Savior Conley and Michael Johnson, from Columbus, Ohio, played under the Bishop Sycamore coach Roy Johnson, during the 2018/2019 school year amongst other boys recruited to play football and earn an education from all over the United States.

At the time, Conley had just graduated but was recruited under the impression that he could fix his GPA and qualify for scholarships to play ball at Florida State University. He explained, “I grew up with my grandma and played all little league, I didn’t play in high school. I graduated but I wanted to [play], I wanted to go to college with it. So this was an opportunity for me to get film for people to see me play. He sold me a dream that different scouts would come to look at me and that I could be on the next level of football. But I didn’t talk to no scouts, and I was the only player he was begging to play every game, on both sides of the ball.”
Most, if not all, of the boys chosen for this team were growing up without structured backgrounds, living in lower class neighborhoods in some of America’s biggest cities like; The Bronx in New York, Atlanta, GA and cities in California. Roy Johnson allegedly showed parents and players a digital landscape of the high school and encouraged them to believe it was being built. Families understood that classes would take place virtually, so when the team moved into hotel rooms and practices were held in different facilities no one batted an eye.

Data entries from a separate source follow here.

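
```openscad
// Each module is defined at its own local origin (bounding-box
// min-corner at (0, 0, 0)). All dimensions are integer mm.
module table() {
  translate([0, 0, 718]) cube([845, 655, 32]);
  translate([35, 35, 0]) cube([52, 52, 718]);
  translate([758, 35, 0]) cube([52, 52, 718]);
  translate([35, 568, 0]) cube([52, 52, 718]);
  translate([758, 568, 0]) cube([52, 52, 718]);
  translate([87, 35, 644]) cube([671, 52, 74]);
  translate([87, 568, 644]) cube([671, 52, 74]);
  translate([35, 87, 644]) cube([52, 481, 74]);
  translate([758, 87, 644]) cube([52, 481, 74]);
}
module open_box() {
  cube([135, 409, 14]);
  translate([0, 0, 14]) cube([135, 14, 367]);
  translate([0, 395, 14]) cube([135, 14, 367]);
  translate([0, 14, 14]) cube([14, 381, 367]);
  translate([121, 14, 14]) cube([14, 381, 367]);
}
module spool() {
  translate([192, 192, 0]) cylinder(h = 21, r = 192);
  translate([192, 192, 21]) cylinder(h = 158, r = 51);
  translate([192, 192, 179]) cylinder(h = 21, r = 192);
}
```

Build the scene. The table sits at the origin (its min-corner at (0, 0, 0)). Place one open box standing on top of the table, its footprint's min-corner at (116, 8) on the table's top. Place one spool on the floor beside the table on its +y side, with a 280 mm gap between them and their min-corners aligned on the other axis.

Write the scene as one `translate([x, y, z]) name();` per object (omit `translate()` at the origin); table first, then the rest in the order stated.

table();
translate([116, 8, 750]) open_box();
translate([0, 935, 0]) spool();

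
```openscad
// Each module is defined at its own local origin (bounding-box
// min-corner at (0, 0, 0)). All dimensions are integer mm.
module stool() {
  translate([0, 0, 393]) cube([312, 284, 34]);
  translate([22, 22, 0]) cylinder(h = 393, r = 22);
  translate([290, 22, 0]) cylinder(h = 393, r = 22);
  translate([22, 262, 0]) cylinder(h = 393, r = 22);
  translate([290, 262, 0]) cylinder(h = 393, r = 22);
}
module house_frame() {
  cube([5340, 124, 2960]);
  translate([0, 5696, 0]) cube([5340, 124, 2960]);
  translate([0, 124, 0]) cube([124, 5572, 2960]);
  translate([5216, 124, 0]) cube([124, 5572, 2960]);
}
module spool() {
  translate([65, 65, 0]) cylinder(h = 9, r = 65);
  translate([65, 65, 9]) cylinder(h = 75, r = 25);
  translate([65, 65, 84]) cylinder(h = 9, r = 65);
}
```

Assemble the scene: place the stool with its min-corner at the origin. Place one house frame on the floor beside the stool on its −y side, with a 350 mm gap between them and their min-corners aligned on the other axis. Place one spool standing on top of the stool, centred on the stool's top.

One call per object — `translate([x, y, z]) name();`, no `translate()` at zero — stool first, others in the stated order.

stool();
translate([0, -6170, 0]) house_frame();
translate([91, 77, 427]) spool();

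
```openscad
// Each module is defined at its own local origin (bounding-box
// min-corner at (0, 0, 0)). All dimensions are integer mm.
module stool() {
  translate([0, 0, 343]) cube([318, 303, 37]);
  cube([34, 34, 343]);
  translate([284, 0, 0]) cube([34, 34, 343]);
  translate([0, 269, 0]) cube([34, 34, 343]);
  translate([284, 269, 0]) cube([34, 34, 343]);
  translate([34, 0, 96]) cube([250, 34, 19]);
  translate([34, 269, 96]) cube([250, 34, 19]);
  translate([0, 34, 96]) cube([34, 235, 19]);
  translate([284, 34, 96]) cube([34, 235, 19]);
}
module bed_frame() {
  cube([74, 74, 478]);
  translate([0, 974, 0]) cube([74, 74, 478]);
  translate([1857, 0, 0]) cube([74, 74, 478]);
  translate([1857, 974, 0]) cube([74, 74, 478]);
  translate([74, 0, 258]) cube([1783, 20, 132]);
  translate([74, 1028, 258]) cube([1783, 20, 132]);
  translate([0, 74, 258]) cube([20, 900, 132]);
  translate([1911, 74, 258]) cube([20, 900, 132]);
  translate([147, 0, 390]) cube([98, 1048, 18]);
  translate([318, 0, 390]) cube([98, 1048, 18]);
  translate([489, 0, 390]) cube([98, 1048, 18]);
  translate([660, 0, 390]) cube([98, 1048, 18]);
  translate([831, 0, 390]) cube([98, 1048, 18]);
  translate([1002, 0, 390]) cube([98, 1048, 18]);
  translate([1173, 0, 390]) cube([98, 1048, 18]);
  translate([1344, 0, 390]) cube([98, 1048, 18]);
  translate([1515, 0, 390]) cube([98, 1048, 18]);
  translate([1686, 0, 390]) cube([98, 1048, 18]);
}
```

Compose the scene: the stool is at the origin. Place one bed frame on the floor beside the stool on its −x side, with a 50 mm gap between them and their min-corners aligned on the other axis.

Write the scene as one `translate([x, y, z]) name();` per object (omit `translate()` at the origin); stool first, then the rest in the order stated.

stool();
translate([-1981, 0, 0]) bed_frame();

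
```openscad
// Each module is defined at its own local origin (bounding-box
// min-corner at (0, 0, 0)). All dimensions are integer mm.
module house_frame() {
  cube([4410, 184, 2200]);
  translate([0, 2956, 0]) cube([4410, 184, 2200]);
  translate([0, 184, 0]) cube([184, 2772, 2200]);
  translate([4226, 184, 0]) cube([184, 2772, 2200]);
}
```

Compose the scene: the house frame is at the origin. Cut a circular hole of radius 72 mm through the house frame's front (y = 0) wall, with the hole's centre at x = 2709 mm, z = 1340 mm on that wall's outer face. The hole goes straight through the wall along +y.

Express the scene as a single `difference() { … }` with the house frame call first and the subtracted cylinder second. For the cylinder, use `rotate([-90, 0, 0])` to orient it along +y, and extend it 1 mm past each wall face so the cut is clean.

difference() {
  house_frame();
  translate([2709, -1, 1340]) rotate([-90, 0, 0]) cylinder(h = 186, r = 72);
}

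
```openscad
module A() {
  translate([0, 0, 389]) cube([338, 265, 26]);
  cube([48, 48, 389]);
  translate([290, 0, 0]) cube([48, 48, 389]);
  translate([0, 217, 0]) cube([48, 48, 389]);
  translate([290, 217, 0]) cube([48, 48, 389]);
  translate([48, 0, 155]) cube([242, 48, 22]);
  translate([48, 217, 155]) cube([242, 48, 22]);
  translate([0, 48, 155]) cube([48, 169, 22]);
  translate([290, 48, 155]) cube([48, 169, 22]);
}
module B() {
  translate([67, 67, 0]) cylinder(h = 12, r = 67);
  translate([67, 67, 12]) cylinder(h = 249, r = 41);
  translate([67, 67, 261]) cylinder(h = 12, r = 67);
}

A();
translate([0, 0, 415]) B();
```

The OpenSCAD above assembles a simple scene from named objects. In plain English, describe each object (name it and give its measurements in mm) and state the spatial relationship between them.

A is a simple wooden stool: a rectangular seat 338 mm (x) by 265 mm (y), 26 mm thick, top face at z = 415 mm, on four square legs, each 48×48 mm in cross-section. The legs rest on z = 0, each flush with a corner of the seat. Four stretchers, 48 mm wide and 22 mm tall, connect adjacent legs with their undersides at z = 155 mm, each running between the inner faces of the legs it joins and aligned with the legs' outer faces on the other axis.

B is a spool: two coaxial disc flanges of radius 67 mm and thickness 12 mm, joined by a core cylinder of radius 41 mm and height 249 mm. The lower flange rests on z = 0 and the three cylinders share a vertical axis.

The spool is on top of the stool.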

Michael Johnson was recruited to play at age 17 and says, “I left after the third game because I messed up my ankle and I just wasn’t feeling that environment anymore. We were staying in a hotel all day somewhere in Delaware. He told us that we would have computers and teachers there to help us but they just took us to see an old building that had desks in it. I [was] asking my mom, my aunt and my grandma to cashapp me money. We lived by Walmart and Kroger so we would go steal from there just to have food.”
As for the boys on the team, the only responsibility was staying out of trouble where they were living. What young Johnson didn’t know was that playing for COF would hinder his eligibility to play for the schools that had been watching him, resulting in going back to life the way it was.
“I got shot in 10th grade and didn’t play after that,” Johnson admitted, “I should’ve had my mom or myself look into [the school] more but I just went ahead and tried to get a second chance to play football and go to school.”

During the interview, both boys informed us that Roy was the owner of the team but was not the guy coaching. When they found out Roy Johnson was fired they chuckled and had one question, “How? He owns it.”